Как бы осваивая открытую им антропоцентричность бытия, Новое время спешит проверить сущность Человека в своих литературных опытах. Великие литературные герои этой эпохи оказываются в определенном смысле постоянной точкой отсчета в мире, который утратил устойчивость и с бесконечным разнообразием меняет свои параметры. Вспомним гигантов Рабле, олицетворяющих проснувшуюся и утверждающую свои естественные права материю; Гулливера, убедившегося в относительности своей меры и нормы; Робинзона, доказавшего, что человек может быть организующим центром космоса; Кандида с его выжившим несмотря ни на что оптимизмом. Здесь перед нами «топология» человечности: обстоятельства сжимают, растягивают и перекручивают ее природу, но само ядро, сущность человека, остается нерушимым.
Разумный и свободный индивидуум не только умеет выстоять в хаосе бытия, но и привносит в него мощный фермент человечности. Не случайно почти все герои Новой литературы – путешественники.
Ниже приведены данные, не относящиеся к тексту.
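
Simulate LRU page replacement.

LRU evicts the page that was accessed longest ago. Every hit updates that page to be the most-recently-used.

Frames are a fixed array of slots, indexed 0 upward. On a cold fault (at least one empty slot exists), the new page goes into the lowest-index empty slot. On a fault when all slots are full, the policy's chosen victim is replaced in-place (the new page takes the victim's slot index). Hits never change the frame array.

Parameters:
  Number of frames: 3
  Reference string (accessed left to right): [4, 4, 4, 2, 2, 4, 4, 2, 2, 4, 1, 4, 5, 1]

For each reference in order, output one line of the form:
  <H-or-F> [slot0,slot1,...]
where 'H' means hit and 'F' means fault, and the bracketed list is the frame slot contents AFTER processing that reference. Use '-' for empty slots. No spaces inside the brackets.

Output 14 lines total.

F [4,-,-]
H [4,-,-]
H [4,-,-]
F [4,2,-]
H [4,2,-]
H [4,2,-]
H [4,2,-]
H [4,2,-]
H [4,2,-]
H [4,2,-]
F [4,2,1]
H [4,2,1]
F [4,5,1]
H [4,5,1]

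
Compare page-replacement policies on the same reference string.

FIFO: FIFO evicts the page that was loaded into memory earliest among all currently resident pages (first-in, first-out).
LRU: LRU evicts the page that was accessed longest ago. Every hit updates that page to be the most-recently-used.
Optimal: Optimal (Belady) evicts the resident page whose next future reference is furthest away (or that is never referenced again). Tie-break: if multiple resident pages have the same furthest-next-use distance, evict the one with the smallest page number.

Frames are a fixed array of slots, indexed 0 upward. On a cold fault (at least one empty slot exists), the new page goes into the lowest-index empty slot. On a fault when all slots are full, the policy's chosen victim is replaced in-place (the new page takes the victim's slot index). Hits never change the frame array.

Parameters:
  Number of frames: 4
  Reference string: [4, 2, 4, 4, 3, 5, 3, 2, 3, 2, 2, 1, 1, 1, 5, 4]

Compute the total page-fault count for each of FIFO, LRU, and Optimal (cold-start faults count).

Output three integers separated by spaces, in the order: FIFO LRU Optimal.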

Не паломники, а странники, которые открывают для себя чужой мир и открывают себя – миру. Завет Данте, предостерегавшего от подмены кругового пути самопознания и покаяния прямым путем самовыражения, оказывается теперь ненужным. Вместе с тем Новое время никак нельзя назвать наивным. Трагическая сторона гуманизма хорошо видна Сервантесу и Шекспиру, Расину и Стерну. Их герои зачастую отстаивают сущность человека, отступив на территорию абсурда. Но в том-то и дело, что им есть за что сражаться. Кризис же конца XVIII в., помимо целого ряда прочих антиномий, поставил вопрос уже не просто о человечности мира, а о человечности самого человека. Романтики первыми обнаружили, что казавшееся раньше неделимым атомом человечности, «индивидуумом», на деле есть сложная структура, которая стремится уравновесить разнородные, а то и враждебные силы. Наше «я» – лишь элемент этой системы, и даже само «я» может распадаться на враждующие части. Человек-атом, движущийся в бесконечном пространстве и вступающий в творческие сплетения с другими атомами, мало-помалу уступает место человеку-процессу, который еще только ищет себя и не знает заранее, что найдет. В культуру Нового времени приходит идея Истории.